Audrey Pascual da una exhibición y se proclama ¡campeona paralímpica de supergigante!
La esquiadora española Audrey Pascual ha conquistado este lunes la medalla de oro en la prueba de Supergigante de los Juegos Paralímpicos de Milán-Cortina, consolidando su estatus como una de las grandes figuras del esquí adaptado mundial. Esta nueva presea se suma a la plata obtenida en Descenso en la jornada inaugural, convirtiéndose así en la primera española en sumar dos medallas en estos Juegos. Con un tiempo de 1:17.82, Pascual dominó la mítica pista Olympia delle Tofane, ofreciendo una actuación impecable ante la mirada emocionada de su familia y su círculo más cercano, que viajó hasta Cortina para acompañarla.

Un oro dedicado a su familia y su pasado
La victoria fue especialmente emotiva para la marbellí, quien dedicó el oro a su abuelo Aniceto, fallecido hace años, quien solía llamarla "Number One". También lo dedicó a sus padres, Laura y Quique, a su hermano Diego y al numeroso grupo de amigos, patrocinadores y miembros de la Fundación También que la han apoyado desde sus inicios. "Son como mi segunda familia", afirmó Pascual en alusión a la fundación que la introdujo en el esquí adaptado a los 11 años en La Pinilla, y que sigue siendo un pilar fundamental en su carrera.

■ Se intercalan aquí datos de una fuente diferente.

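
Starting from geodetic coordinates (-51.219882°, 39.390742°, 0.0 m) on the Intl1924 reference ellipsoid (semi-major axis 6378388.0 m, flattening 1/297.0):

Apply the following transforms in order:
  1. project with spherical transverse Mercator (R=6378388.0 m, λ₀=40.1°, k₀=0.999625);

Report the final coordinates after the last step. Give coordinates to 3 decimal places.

start: φ=-51.219882°, λ=39.390742°, h=0.000 m
→ tm (R=6378388.0, λ₀=40.1°): E=-49434.8013, N=-5700095.8463

E=-49434.801 m, N=-5700095.846 m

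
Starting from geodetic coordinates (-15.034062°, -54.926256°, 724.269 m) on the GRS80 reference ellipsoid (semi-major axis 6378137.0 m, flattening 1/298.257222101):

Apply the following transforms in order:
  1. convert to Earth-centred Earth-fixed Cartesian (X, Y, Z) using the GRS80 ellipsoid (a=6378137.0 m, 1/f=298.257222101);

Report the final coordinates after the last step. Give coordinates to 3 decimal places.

start: φ=-15.034062°, λ=-54.926256°, h=724.269 m
→ ECEF (a=6378137.000, f=1/298.257222101): X=3540821.1752, Y=-5042989.6983, Z=-1643928.2191

X=3540821.175 m, Y=-5042989.698 m, Z=-1643928.219 m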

La competencia por el oro parecía reservada para una batalla directa entre Audrey y la alemana Anna-Lena Forster, su gran rival esta temporada y poseedora de 10 medallas paralímpicas desde Sochi 2014. Forster, campeona en Descenso el sábado, fue descalificada tras salirse de la pista, lo que dejó el camino libre para que Pascual se alzara con la victoria. La plata fue para la japonesa Momoka Muraoka (+6.32), mientras que el bronce fue para la china Sitong Liu (+7.09).
Tranquilidad bajo presión
- Desde que salió segunda en la salida, Audrey marcó un ritmo imposible de igualar.

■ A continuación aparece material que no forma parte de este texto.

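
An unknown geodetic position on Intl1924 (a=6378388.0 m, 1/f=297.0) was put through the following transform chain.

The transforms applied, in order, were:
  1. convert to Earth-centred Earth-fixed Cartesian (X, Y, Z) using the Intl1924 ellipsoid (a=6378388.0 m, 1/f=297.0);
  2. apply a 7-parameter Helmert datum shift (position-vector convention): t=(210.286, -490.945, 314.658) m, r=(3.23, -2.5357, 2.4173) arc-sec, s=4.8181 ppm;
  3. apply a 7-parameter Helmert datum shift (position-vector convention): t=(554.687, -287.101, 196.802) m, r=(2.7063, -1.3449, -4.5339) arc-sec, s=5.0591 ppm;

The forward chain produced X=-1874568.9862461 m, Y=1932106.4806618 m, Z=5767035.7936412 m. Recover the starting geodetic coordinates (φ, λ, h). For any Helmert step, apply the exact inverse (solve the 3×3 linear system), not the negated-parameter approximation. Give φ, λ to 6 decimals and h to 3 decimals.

φ=65.113481°, λ=134.130673°, h=3606.167 m

start: X=-1874568.9862, Y=1932106.4807, Z=5767035.7936 m
→ Helmert⁻¹: X=-1875119.0623, Y=1932418.2519, Z=5766796.6887
→ Helmert⁻¹: X=-1875226.7697, Y=1933012.1601, Z=5766447.0303
→ geod (Bowring, a=6378388.000): φ=65.11348100°, λ=134.13067300°, h=3606.1670 m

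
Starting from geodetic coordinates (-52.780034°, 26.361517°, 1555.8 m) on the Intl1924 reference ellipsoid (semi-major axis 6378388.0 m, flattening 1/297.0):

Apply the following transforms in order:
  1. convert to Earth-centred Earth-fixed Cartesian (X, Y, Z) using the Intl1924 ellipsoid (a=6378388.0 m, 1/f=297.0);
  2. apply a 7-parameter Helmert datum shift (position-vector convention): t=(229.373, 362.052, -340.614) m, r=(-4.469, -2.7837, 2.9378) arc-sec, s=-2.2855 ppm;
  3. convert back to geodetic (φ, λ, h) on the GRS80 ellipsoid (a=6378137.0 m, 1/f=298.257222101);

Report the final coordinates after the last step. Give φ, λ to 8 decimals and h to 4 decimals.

start: φ=-52.780034°, λ=26.361517°, h=1555.800 m
→ ECEF (a=6378388.000, f=1/297.0): X=3465166.2619, Y=1717223.5301, Z=-5057113.7596
→ Helmert 7p (PV): X=3465431.5066, Y=1717521.4423, Z=-5057433.2564
→ geod (Bowring, a=6378137.000): φ=-52.77833227°, λ=26.36372657°, h=2227.1295 m

φ=-52.77833227°, λ=26.36372657°, h=2227.1295 m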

- La tensión se palpaba entre su equipo, pero ella mantuvo la calma característica que la ha distinguido durante toda la competición.

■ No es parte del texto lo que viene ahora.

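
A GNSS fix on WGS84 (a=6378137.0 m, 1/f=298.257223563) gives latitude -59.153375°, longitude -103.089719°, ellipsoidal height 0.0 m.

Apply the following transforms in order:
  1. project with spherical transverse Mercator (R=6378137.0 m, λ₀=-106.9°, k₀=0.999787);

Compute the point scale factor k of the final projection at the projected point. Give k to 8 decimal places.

start: φ=-59.153375°, λ=-103.089719°, h=0.000 m
→ into tm (λ₀=-106.9°): φ=-59.15337500°, λ−λ₀=3.81028100°
scale k = 1.00036787

1.00036787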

- Tras meses de trabajo mental con su psicóloga Cristina, Pascual llegó a Cortina visualizando cada detalle de la pista, lo que le ha permitido competir con la sensación de ya haber vivido cada momento.
El contraste entre la serenidad de la deportista y la emoción de sus seres queridos fue evidente. Su madre, Laura, no pudo contener las lágrimas ni siquiera antes del inicio de la prueba. "He llorado tanto que creo que tengo los ojos del revés ya", bromeó tras el triunfo. Su padre, Quique, confesó que sus pulsaciones se duplican por los nervios: "Paso de 60 a 120 cuando la veo salir". Su hermano Diego, más reservado, admitió estar "un poco nervioso" antes de la carrera.
Un sueño cumplido y un camino por delante
La medalla de oro reposará, al igual que la de plata, junto a su mesilla de noche en la Villa Paralímpica, compartida con su compañera María Martín-Granizo. "Ahí voy a ir poniendo todas", dijo tras su primera medalla. Verlas cada mañana le recordará que está haciendo realidad un sueño de infancia: participar y triunfar en unos Juegos Paralímpicos.
Nacida con agenesia bilateral —sin rodillas, tibias ni pies—, Audrey ha usado prótesis desde los año y medio. Desde pequeña mostró una atracción natural por la velocidad y la adrenalina, practicando múltiples deportes como natación, ciclismo, hípica y convirtiéndose incluso en campeona mundial de surf adaptado. Ahora, con dos medallas en estos Juegos, mantiene intactas sus aspiraciones de alcanzar hasta cinco podios. Este martes competirá en la prueba de Combinada, donde buscará seguir ampliando su palmarés.